Иностранцы с их лживыми улыбочками осточертели, пора тосковать. Тоска смутная, неясная. Не по снегу же и подлецам. А по чему тоскует? Ответа не даст ни Гоголь, ни Набоков, ни Сикорский, ни Тарковский. Русская тоска необъяснима и тревожна как колокольный звон, несущийся над холмами, как песня девушки в случайной электричке, как звук дрели от соседа. На родине тошно, за границей — муторно.

Быть русским — это жить между небом и омутом, между молотом и серпом.

Свою страну всякий русский ругает на чем свет стоит. У власти воры и мерзавцы, растащили все, что можно, верить некому, дороги ужасные, закона нет, будущего нет, сплошь окаянные дни, мертвые души, только в Волгу броситься с утеса! Сам проклинаю, слов не жалею. Но едва при мне иностранец или — хуже того — соотечественник, давно живущий не здесь, начнет про мою страну гадости говорить — тут я зверею как пьяный Есенин. Тут я готов прямо в морду. С размаху.
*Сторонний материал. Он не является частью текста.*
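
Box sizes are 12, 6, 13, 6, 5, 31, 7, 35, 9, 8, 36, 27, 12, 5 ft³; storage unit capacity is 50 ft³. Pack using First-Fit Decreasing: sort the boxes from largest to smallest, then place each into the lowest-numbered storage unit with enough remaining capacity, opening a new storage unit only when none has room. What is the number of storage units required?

5 storage units

Sorted descending: 36, 35, 31, 27, 13, 12, 12, 9, 8, 7, 6, 6, 5, 5.
storage unit 1: place 36 ft³, 14 ft³ left
storage unit 2: place 35 ft³, 15 ft³ left
storage unit 3: place 31 ft³, 19 ft³ left
storage unit 4: place 27 ft³, 23 ft³ left
storage unit 1: place 13 ft³, 1 ft³ left
storage unit 2: place 12 ft³, 3 ft³ left
storage unit 3: place 12 ft³, 7 ft³ left
storage unit 4: place 9 ft³, 14 ft³ left
storage unit 4: place 8 ft³, 6 ft³ left
storage unit 3: place 7 ft³, 0 ft³ left
storage unit 4: place 6 ft³, 0 ft³ left
storage unit 5: place 6 ft³, 44 ft³ left
storage unit 5: place 5 ft³, 39 ft³ left
storage unit 5: place 5 ft³, 34 ft³ left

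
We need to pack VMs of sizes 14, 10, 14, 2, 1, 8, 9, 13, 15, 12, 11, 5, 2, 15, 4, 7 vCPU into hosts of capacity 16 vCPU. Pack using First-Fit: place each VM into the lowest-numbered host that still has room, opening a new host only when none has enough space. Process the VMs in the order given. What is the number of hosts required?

10 hosts

14 vCPU → host 1 (remaining 2 vCPU)
10 vCPU → host 2 (remaining 6 vCPU)
14 vCPU → host 3 (remaining 2 vCPU)
2 vCPU → host 1 (remaining 0 vCPU)
1 vCPU → host 2 (remaining 5 vCPU)
8 vCPU → host 4 (remaining 8 vCPU)
9 vCPU → host 5 (remaining 7 vCPU)
13 vCPU → host 6 (remaining 3 vCPU)
15 vCPU → host 7 (remaining 1 vCPU)
12 vCPU → host 8 (remaining 4 vCPU)
11 vCPU → host 9 (remaining 5 vCPU)
5 vCPU → host 2 (remaining 0 vCPU)
2 vCPU → host 3 (remaining 0 vCPU)
15 vCPU → host 10 (remaining 1 vCPU)
4 vCPU → host 4 (remaining 4 vCPU)
7 vCPU → host 5 (remaining 0 vCPU)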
Это моя страна, и все ее грехи на мне. Если она дурна, значит, я тоже не подарочек. Но будем мучиться вместе. Без страданий — какой же на фиг я русский? А уехать отсюда — куда и зачем? Мне целый мир чужбина. Тут и помру. Гроб мне сделает пьяный мастер Безенчук, а в гроб пусть положат пару банок тушенки. На черный день. Ибо, возможно, «там» будет еще хуже.